Remembering when Vladimir Putin tried to help us
Today is the 10th anniversary of the jihad waged by successful asylum-seekers Dzhokhar Tsarnaev and Tamerlan Tsarnaev at the Boston Marathon. They lived at taxpayer expense in Cambridge, Maskachusetts after being granted permanent welfare entitlement in the U.S. on the grounds that Russia would not let them wage jihad in Russia. Dzhokhar studied diversity and tolerance at the Cambridge Public High School.
Tamerlan celebrated the 10th anniversary of 9/11 by killing two Jews and a roommate in Waltham, Maskachusetts.
Aside from eliminating access to the U.S. for asylum-seekers, what could have been done to prevent the Waltham murders and the Boston Marathon jihad? We could have heeded the warning of Vladimir Putin’s government. From “Russia Told America To Detain Tamerlan Tsarnaev Years Ago” (Insider, March 2014):
NBC News said the Russian intelligence agency FSB cabled the FBI about its concerns in March 2011, warning that Tsarnaev was known to have associated with militant Islamists.

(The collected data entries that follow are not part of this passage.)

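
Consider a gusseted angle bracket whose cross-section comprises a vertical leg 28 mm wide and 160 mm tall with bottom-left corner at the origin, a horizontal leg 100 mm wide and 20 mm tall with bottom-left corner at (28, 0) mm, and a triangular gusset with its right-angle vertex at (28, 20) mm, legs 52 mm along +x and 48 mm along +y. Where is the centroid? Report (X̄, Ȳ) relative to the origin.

X̄ = 35.62 mm, Ȳ = 54.78 mm

vertical leg: A = 28 × 160 = 4480.00, centroid at (14.00, 80.00).
horizontal leg: A = 100 × 20 = 2000.00, centroid at (78.00, 10.00).
gusset: A = ½·52·48 = 1248.00, centroid at (45.33, 36.00).
ΣA = 7728.00 mm²
ΣAX̄ = (4480.00)(14.00) + (2000.00)(78.00) + (1248.00)(45.33) = 275296.00 mm³
ΣAȲ = (4480.00)(80.00) + (2000.00)(10.00) + (1248.00)(36.00) = 423328.00 mm³
X̄ = 275296.00 / 7728.00 = 35.62 mm
Ȳ = 423328.00 / 7728.00 = 54.78 mm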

The network said the FBI opened an investigation of Tsarnaev that month conducted by a joint task force of federal, state and local authorities. Tsarnaev was interviewed in person, and a memo was sent to the Customs and Border Protection database called TECS that would trigger an alert whenever he left or re-entered the United States.
But the investigation was closed in June 2011 after finding Tsarnaev had no links to terrorism, NBC quoted the report as saying.
In September 2011, the FSB sent a cable to the CIA, restating the warnings of the first memo. NBC News quoted sources close to the congressional investigation as saying a second note about Tsarnaev was entered into the TECS system the next month, but spelled his name “Tsarnayev.”
So we can perhaps reflect today on a time when we had a better relationship with Russia.